The two dances that were featured were enough to satisfy the romanticism buried deep inside every grown woman. In one a lovely, lithe dancer in a red dress was wafting gracefully through pale yellow and gold rooms full of stark Roman and Greek statuary, eventually accompanied by a beautiful young man in white tie and tails. The use of color was inspired: the red against the pale yellow, in striking contrast to the austerity of the white statuary; in shots from above, the two dancers against the black and white mosaic floors. I thought how remarkable it was that here they were whirling and lifting their legs in the way of all ballet dancers, surrounded by priceless art. You would have to practice plenty, to make sure you didn't knock over anything.

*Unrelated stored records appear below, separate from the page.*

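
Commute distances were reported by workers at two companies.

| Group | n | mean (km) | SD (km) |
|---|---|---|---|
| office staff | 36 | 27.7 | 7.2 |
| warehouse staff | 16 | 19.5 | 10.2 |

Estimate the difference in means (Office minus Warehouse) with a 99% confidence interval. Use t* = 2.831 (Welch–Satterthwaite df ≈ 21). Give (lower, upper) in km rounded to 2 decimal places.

Standard errors of each mean: 7.2/√36 = 1.2000 and 10.2/√16 = 2.5500.
SE(x̄₁ − x̄₂) = √(1.2000² + 2.5500²) = 2.8182 for independent samples with unequal variances.
With t* = 2.831, the margin is 2.831 × 2.8182 = 7.9783.
x̄₁ − x̄₂ = 27.7 − 19.5 = 8.2000; the interval is 8.2000 ± 7.9783 = (0.22, 16.18).

(0.22, 16.18)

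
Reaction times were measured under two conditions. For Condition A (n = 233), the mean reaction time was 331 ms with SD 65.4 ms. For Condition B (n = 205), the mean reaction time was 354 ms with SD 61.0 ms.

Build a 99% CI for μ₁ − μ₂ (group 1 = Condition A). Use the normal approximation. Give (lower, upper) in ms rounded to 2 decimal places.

(-38.56, -7.44)

SE₁ = s₁/√n₁ = 65.4/√233 = 4.2845; SE₂ = 61.0/√205 = 4.2604.
Independent samples, unequal variances: SE_diff = √(SE₁² + SE₂²) = √(18.35694025 + 18.15100816) = 6.0422.
z* = 2.576, so margin of error = 2.576 × 6.0422 = 15.5647.
Difference in means = 331 − 354 = -23.0000.
-23.0000 ± 15.5647 → (-38.56, -7.44).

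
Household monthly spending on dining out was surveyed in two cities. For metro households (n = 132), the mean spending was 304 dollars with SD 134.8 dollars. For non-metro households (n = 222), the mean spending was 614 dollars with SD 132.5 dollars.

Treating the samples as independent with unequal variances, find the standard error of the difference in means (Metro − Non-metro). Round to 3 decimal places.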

Another dance started out with one young dancer in a frothy pink dress, and her young man, again in white tie and tails (and black tights, I eventually realized), pas de deuxing on a landing of the grand stairway. The camera changed angles to reveal a second, then a third couple. Eventually the place was alive with couples, some of the young ladies in the pink, others in a pale grey layered with pink, all of them gliding through the wide, white-painted doorways of gallery after gallery, all in a line, and all lined with great works of art. It was elegant, beautiful, utterly satisfying.

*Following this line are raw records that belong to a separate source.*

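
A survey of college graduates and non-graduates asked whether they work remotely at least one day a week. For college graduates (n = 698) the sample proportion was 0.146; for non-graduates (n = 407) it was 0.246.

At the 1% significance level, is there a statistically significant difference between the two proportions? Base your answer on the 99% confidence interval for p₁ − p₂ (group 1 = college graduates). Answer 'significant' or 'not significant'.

significant

Each SE is √(p̂(1−p̂)/n): √(0.1460·0.8540/698) = 0.01337 and √(0.2460·0.7540/407) = 0.02135.
SE(p̂₁ − p̂₂) = √(SE₁² + SE₂²) = √(0.0001787569 + 0.0004558225) = 0.02519, since the two samples are independent.
At 99% confidence z* = 2.576; margin = 2.576 × 0.02519 = 0.06489.
The difference is 0.1460 − 0.2460 = -0.1000, so the interval is -0.1000 ± 0.06489 = (-0.16489, -0.03511).
The interval (-0.16489, -0.03511) does not contain 0, so the difference is significant.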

And of course, through it all you are hearing all of this great music, written primarily by various members of the Strauss family. 'though this year there was also a haunting rendition of Jacques Offenbach's Overture to Die Rheinnixen. The concert always finishes up with three encores, one of which is always the On the Beautiful Blue Danube waltz (An der schonen blauen Danau). This year as the orchestra played, television viewers were treated to shots taken along the length of this mighty, historical river, wending its way from Germany, through the Austrian valley of Wachau, with castles on the hills above the river, past Vienna (Vien), past Budapest, Hungary, through Rumania, finally emptying into the Black Sea. For the first time I had a sense of this river as a river, about which Strauss wrote such a melodic and memorable orchestral piece. The opening is so haunting and affecting, I can imagine a native Austrian feeling the tug of home when he's far from home, and he hears it.

I have decided to do something I have been tempted before to do: register for the drawing for next year's concert. The orchestra's web site opens registration between Jan. 2 and Jan. 23, with winners announced in March. Tickets are so in demand, this is how they have to handle it. There are actually three concerts one can attend: the Preview on Dec. 30th, the New Year's Eve concert, and the one on New Year's Day that is televised. I'm going to register for all three, as the program is the same at each. The main thing is to be there, soaking up the music, the ambiance, the sense of tradition...the magic.

Who knows, this time next year I might be in Vienna.